The main mechanism of action of arsenious acid is induced by a process known as apoptosis, where tumor cell extinction causes DNA damage and alters cell conductance chemistry, decreasing PML-RARα fusion and leading to leukemic cell differentiation and apoptosis; effects on the hematopoietic microenvironment, in vitro and animal tests showed non-PML-RARα-dependent anti-leukemic effects by downregulating adhesion molecules and selectively blocking blood vessels supplying tumor cells. In vitro tests showed reactive oxygen species, in vitro tests showed linear steric damage and stimulated apoptosis of endothelial cells in the blood supply vessels of tumor cells. Consolidation therapy may suggest genetic remission with a unique therapeutic mechanism without post-chemotherapy-induced side effects.

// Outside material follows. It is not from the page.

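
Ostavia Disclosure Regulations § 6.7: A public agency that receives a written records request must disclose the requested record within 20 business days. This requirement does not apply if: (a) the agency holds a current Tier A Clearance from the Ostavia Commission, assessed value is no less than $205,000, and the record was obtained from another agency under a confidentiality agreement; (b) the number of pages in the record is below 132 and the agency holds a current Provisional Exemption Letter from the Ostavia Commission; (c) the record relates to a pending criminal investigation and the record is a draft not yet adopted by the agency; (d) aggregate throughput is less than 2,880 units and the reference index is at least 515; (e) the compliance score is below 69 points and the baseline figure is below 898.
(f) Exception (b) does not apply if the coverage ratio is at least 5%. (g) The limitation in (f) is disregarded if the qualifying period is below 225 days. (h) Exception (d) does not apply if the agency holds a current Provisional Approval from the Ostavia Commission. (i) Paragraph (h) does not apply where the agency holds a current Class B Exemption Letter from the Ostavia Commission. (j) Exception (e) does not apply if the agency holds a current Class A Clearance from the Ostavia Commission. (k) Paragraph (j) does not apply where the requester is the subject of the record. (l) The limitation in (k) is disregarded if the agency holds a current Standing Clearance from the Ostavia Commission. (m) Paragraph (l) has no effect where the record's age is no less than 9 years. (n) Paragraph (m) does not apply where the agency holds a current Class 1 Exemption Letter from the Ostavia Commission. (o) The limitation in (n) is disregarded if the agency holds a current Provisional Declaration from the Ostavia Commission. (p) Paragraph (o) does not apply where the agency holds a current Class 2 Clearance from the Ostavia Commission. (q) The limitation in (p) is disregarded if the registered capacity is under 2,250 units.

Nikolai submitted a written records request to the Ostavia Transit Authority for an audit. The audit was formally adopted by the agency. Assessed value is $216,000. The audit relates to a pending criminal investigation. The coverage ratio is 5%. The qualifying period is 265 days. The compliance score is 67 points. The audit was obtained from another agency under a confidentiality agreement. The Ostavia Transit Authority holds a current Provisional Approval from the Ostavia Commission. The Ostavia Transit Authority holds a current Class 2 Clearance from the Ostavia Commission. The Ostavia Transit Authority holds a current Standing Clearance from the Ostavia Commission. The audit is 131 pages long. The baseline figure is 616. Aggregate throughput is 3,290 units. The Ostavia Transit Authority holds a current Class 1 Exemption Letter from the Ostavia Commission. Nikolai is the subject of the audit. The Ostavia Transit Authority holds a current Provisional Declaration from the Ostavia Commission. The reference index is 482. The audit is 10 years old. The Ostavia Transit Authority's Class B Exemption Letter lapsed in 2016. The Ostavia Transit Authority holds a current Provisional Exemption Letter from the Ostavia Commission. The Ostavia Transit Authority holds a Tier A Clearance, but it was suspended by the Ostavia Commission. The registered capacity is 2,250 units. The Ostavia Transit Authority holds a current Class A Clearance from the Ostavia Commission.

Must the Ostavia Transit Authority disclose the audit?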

The addition of small doses of chemotherapy resulted in significantly earlier induction of remission in APL. Cell differentiation apoptosis is significantly accelerated. Mitigation and reduction of toxic side effects caused by single, retinoic acid and arsenious acid treatment, resulting in shorter time of patient suffering and better success rate in clinical practice. It is also a new way to treat leukemia by combining ancient arsenic agents with modern medicine.